NASDAQ Composite: Comparatively higher positioned

Chart Supply: TradingView
The NASDAQ Composite (17,468) index appears to have a restricted draw back in comparison with the Dow Jones and S&P 500.
Speedy assist is 16,900. Beneath that 16,340 – the 38.2 per cent Fibonacci retracement degree, is the subsequent necessary assist. The draw back is restricted to both 16,900 itself or 16,340. That can be about 3 to six per cent from the present ranges.
The affect
The above evaluation signifies that the US markets are prone to get crushed down extra. So, that in flip can preserve the worldwide fairness markets below strain. So, will the Sensex and Nifty 50 fall extra together with the US markets? Could possibly be sure. However there are possibilities to see a gradual tempo of fall in our markets from present ranges.

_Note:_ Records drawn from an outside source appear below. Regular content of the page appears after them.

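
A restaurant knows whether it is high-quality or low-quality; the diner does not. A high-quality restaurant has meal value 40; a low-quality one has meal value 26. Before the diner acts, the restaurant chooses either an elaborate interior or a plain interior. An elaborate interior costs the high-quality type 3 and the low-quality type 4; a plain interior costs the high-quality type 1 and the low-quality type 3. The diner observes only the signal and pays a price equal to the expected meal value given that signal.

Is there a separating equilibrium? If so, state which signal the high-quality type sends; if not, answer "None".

None

Try high-quality → elaborate interior, low-quality → plain interior:
  If types separate, elaborate interior earns payment 40 and plain interior earns 26.
  High-quality: elaborate interior gives 40 − 3 = 37; plain interior gives 26 − 1 = 25. No deviation. ✓
  Low-quality: plain interior gives 26 − 3 = 23; elaborate interior gives 40 − 4 = 36. Would deviate. ✗
Try high-quality → plain interior, low-quality → elaborate interior:
  If types separate, plain interior earns payment 40 and elaborate interior earns 26.
  High-quality: plain interior gives 40 − 1 = 39; elaborate interior gives 26 − 3 = 23. No deviation. ✓
  Low-quality: elaborate interior gives 26 − 4 = 22; plain interior gives 40 − 3 = 37. Would deviate. ✗
Neither assignment is incentive-compatible.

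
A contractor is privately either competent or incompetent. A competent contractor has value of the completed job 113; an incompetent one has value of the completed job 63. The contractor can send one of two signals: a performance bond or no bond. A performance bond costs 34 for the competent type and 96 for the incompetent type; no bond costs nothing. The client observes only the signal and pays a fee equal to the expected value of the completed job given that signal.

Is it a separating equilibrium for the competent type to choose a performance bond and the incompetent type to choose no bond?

Yes

If types separate, bond earns payment 113 and no bond earns 63.
Competent: bond gives 113 − 34 = 79; no bond gives 63 − 0 = 63. No deviation. ✓
Incompetent: no bond gives 63 − 0 = 63; bond gives 113 − 96 = 17. No deviation. ✓
Neither type gains from mimicking the other.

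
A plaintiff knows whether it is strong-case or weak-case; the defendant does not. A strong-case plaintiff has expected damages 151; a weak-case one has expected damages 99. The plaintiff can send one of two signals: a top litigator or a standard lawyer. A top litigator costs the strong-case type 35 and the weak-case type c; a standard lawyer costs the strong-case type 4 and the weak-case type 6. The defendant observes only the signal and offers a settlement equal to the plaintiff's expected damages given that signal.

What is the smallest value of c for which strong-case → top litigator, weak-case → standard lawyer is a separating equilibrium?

58

Under separation: top litigator → strong-case (pays 151); standard lawyer → weak-case (pays 99).
Strong-case: 151 − 35 = 116 ≥ 99 − 4 = 95. Holds regardless of c. ✓
Weak-case: 99 − 6 ≥ 151 − c, so c ≥ 151 − 93 = 58.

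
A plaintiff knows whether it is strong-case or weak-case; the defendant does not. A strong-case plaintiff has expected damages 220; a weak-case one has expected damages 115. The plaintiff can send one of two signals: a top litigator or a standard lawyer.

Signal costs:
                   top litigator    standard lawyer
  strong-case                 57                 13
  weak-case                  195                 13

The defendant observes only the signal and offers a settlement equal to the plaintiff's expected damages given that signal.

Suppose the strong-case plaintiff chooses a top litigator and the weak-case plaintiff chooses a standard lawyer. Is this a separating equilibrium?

If types separate, top litigator earns payment 220 and standard lawyer earns 115.
Strong-case: top litigator gives 220 − 57 = 163; standard lawyer gives 115 − 13 = 102. No deviation. ✓
Weak-case: standard lawyer gives 115 − 13 = 102; top litigator gives 220 − 195 = 25. No deviation. ✓
Both incentive constraints hold.

Yes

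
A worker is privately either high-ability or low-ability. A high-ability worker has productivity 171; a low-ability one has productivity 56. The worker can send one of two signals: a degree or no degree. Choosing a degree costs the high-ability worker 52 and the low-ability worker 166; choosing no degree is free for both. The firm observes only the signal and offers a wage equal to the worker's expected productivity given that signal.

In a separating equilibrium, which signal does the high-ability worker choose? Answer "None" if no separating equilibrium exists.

degree

Try high-ability → degree, low-ability → no degree:
  If types separate, degree earns payment 171 and no degree earns 56.
  High-ability: degree gives 171 − 52 = 119; no degree gives 56 − 0 = 56. No deviation. ✓
  Low-ability: no degree gives 56 − 0 = 56; degree gives 171 − 166 = 5. No deviation. ✓
Both hold — the high-ability type sends degree.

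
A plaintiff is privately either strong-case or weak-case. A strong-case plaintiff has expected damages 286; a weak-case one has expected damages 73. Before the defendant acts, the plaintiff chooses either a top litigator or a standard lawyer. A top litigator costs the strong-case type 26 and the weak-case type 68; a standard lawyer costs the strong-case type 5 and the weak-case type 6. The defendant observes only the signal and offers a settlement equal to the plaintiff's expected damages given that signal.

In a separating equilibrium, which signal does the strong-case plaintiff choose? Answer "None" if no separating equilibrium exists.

Try strong-case → top litigator, weak-case → standard lawyer:
  Under separation the defendant infers type exactly: top litigator → strong-case (pays 286), standard lawyer → weak-case (pays 73).
  Strong-case: top litigator gives 286 − 26 = 260; standard lawyer gives 73 − 5 = 68. No deviation. ✓
  Weak-case: standard lawyer gives 73 − 6 = 67; top litigator gives 286 − 68 = 218. Would deviate. ✗
Try strong-case → standard lawyer, weak-case → top litigator:
  Under separation the defendant infers type exactly: standard lawyer → strong-case (pays 286), top litigator → weak-case (pays 73).
  Strong-case: standard lawyer gives 286 − 5 = 281; top litigator gives 73 − 26 = 47. No deviation. ✓
  Weak-case: top litigator gives 73 − 68 = 5; standard lawyer gives 286 − 6 = 280. Would deviate. ✗
Neither assignment is incentive-compatible.

None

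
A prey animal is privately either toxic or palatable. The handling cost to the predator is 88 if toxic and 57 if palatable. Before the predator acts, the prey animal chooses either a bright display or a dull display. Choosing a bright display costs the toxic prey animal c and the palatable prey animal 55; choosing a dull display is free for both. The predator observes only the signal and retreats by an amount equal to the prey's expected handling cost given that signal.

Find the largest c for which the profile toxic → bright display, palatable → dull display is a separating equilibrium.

Under separation: bright display → toxic (pays 88); dull display → palatable (pays 57).
Palatable: 57 − 0 = 57 ≥ 88 − 55 = 33. Holds regardless of c. ✓
Toxic: 88 − c ≥ 57 − 0, so c ≤ 88 − 57 = 31.

31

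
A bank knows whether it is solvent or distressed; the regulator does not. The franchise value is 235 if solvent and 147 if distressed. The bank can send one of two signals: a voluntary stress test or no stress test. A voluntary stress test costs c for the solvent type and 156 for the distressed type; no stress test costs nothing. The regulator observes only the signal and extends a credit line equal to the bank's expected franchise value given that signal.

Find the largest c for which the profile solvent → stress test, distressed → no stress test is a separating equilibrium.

88

Under separation: stress test → solvent (pays 235); no stress test → distressed (pays 147).
Distressed: 147 − 0 = 147 ≥ 235 − 156 = 79. Holds regardless of c. ✓
Solvent: 235 − c ≥ 147 − 0, so c ≤ 235 − 147 = 88.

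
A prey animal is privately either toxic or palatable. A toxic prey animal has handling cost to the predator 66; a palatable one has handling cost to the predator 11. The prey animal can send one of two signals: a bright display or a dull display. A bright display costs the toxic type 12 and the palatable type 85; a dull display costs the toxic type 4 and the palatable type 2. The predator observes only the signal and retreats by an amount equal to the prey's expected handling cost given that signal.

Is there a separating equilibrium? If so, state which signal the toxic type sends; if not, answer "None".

Try toxic → bright display, palatable → dull display:
  If types separate, bright display earns payment 66 and dull display earns 11.
  Toxic: bright display gives 66 − 12 = 54; dull display gives 11 − 4 = 7. No deviation. ✓
  Palatable: dull display gives 11 − 2 = 9; bright display gives 66 − 85 = -19. No deviation. ✓
Both hold — the toxic type sends bright display.

bright display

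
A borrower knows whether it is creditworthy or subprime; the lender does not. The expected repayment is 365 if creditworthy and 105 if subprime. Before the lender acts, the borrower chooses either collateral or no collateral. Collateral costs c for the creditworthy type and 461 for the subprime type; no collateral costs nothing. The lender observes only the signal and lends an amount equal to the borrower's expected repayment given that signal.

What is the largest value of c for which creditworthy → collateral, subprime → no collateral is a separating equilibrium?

260

Under separation: collateral → creditworthy (pays 365); no collateral → subprime (pays 105).
Subprime: 105 − 0 = 105 ≥ 365 − 461 = -96. Holds regardless of c. ✓
Creditworthy: 365 − c ≥ 105 − 0, so c ≤ 365 − 105 = 260.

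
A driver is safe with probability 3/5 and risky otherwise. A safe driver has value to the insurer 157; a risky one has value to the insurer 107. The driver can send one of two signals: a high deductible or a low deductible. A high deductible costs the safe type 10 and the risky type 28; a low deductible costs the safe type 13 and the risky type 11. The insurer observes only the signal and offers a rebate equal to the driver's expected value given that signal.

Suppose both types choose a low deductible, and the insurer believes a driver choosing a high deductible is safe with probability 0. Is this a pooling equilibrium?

On the equilibrium path (low deductible) the insurer holds the prior 3/5 and pays 3/5·157 + 2/5·107 = 137. Off-path (high deductible) belief 0 gives 0·157 + 1·107 = 107.
Safe: low deductible gives 137 − 13 = 124; high deductible gives 107 − 10 = 97. Stays. ✓
Risky: low deductible gives 137 − 11 = 126; high deductible gives 107 − 28 = 79. Stays. ✓
Beliefs are Bayes-consistent on-path and both types best-respond.

Yes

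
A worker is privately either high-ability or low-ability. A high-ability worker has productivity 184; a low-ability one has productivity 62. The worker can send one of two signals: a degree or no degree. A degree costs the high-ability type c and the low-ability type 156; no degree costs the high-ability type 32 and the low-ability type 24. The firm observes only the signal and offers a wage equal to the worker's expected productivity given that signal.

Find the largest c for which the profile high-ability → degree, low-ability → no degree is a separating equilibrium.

154

Under separation: degree → high-ability (pays 184); no degree → low-ability (pays 62).
Low-ability: 62 − 24 = 38 ≥ 184 − 156 = 28. Holds regardless of c. ✓
High-ability: 184 − c ≥ 62 − 32, so c ≤ 184 − 30 = 154.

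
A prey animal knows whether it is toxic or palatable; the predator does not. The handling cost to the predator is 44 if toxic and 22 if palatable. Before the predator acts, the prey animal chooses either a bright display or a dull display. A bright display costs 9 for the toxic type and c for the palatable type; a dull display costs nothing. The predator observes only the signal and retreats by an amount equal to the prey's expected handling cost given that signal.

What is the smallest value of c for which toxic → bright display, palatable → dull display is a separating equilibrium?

Under separation: bright display → toxic (pays 44); dull display → palatable (pays 22).
Toxic: 44 − 9 = 35 ≥ 22 − 0 = 22. Holds regardless of c. ✓
Palatable: 22 − 0 ≥ 44 − c, so c ≥ 44 − 22 = 22.

22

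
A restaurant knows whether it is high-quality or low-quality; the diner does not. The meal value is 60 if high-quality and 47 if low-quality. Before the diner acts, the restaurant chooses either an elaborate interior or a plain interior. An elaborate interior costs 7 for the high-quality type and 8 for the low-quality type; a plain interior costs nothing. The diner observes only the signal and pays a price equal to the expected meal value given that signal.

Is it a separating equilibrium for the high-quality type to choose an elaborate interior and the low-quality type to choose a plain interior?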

As a result of, there was a divergence between the Indian and the US benchmark indices for a while. Sensex and Nifty 50 have been coming down since October final yr. The US markets then again continued to maintain increased and began to fall fromFebruary this yr. So, the Indian markets can stay at decrease ranges, however secure and could also be in a spread for a while when the US markets proceed to fall. We should wait and watch.